- Film poster
- Chinese: 小白船
- Directed by: Geng Zihan
- Written by: Liu Yining
- Produced by: Jane Zheng
- Starring: Zhou Meijun Huang Ziqi Liang Jing Liang Long
- Cinematography: Hao Jiayue
- Edited by: Matthieu Laclau Tsai Yann-Shan
- Music by: Hank Lee
- Production company: The Seventh Art Pictures
- Release date: 23 May 2023 (Cannes);
- Running time: 92 minutes
- Country: China
- Languages: Mandarin Korean French

= A Song Sung Blue =

2023 Chinese film

A Song Sung Blue (小白船, Xiǎo bái chuán) is a 2023 Chinese coming-of-age drama film directed by Geng Zihan, with the screenplay written by Liu Yining. It stars Zhou Meijun and Huang Ziqi.
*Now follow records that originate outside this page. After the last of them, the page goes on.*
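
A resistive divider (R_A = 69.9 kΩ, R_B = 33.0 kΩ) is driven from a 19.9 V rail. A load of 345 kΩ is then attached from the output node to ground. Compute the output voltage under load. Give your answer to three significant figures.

V_out ≈ 5.99 V

The load sits in parallel with R_B: R_B‖R_L = (33.0 × 345) / (33.0 + 345) = 30.12 kΩ.
V_out = 19.9 × 30.12 / (69.9 + 30.12) = 19.9 × 30.12/100.0 = 5.99 V.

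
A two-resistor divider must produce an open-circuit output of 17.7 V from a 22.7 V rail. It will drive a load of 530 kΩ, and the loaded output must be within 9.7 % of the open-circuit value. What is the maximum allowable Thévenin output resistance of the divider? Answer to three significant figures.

Loading drop = R_th/(R_th + R_L) ≤ 0.0970, so R_th ≤ R_L · ε/(1−ε) = 530 kΩ × 0.0970/0.9030 = 56.9 kΩ.

R_th ≤ 56.9 kΩ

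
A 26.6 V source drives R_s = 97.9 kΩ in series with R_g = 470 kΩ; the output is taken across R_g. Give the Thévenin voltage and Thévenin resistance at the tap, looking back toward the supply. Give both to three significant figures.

V_th is the open-circuit tap voltage: 26.6 × 470/(97.9 + 470) = 22.0 V.
With the supply zeroed, R_s and R_g appear in parallel from the tap: R_th = R_s‖R_g = (97.9 × 470)/567.9 = 81.0 kΩ.

V_th = 22.0 V, R_th = 81.0 kΩ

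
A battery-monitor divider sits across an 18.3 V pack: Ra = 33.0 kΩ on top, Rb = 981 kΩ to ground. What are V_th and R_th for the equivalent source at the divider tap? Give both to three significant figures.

V_th is the open-circuit tap voltage: 18.3 × 981/(33.0 + 981) = 17.7 V.
With the supply zeroed, Ra and Rb appear in parallel from the tap: R_th = Ra‖Rb = (33.0 × 981)/1014 = 31.9 kΩ.

V_th = 17.7 V, R_th = 31.9 kΩ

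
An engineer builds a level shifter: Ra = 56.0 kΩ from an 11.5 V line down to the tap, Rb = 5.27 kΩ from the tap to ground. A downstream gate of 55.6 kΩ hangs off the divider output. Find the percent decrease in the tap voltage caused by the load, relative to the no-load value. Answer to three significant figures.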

The film had its world premiere in the Directors' Fortnight at the 2023 Cannes Film Festival.

==Plot==
Xian is a 15-year-old girl who is sent to live with her estranged father in Harbin after her mother takes a job in Africa. Xian develops a romantic attraction towards Mingmei, the daughter of her father's current girlfriend.

==Cast==
- Ζhou Meijun as Liu Xian
- Huang Ziqi as Jin Mingmei
- Liang Jing as Xian's mother
- Liang Long as Xian's father

==Production==
Geng's directorial debut, the film was made as her graduation project from the Central Academy of Drama.

==Release==
A Song Sung Blue premiered in the Directors' Fortnight program at the 2023 Cannes Film Festival, where it was in competition for the Caméra d'Or and the Queer Palm. It was later screened at the Pingyao International Film Festival, where Geng won the award for Best Director.

==Critical response==
John Berra of Screen Daily wrote that "Geng Zihan’s bittersweet debut feature A Song Sung Blue could easily be summarised as another wispy coming-of-age drama in which a young person’s life is forever changed by the events of one particular summer. Its slight narrative concerning the romantic yearnings of a teenage girl certainly fits neatly into that template, while hazy atmospherics bathe the proceedings in the anticipated pained nostalgia for the recent past. Yet this delicate affair lingers longer than one might expect, as Geng’s sensitive direction of Liu Yining’s nuanced screenplay imbues familiar tropes with a fresh perspective. It also benefits greatly from Zhou Meijun’s lead performance which provides a palpable undercurrent of ennui that is entirely in keeping with the melancholic title."

==Awards==
Hao Jiayue received an Asia Pacific Screen Award nomination for Best Cinematography at the 16th Asia Pacific Screen Awards.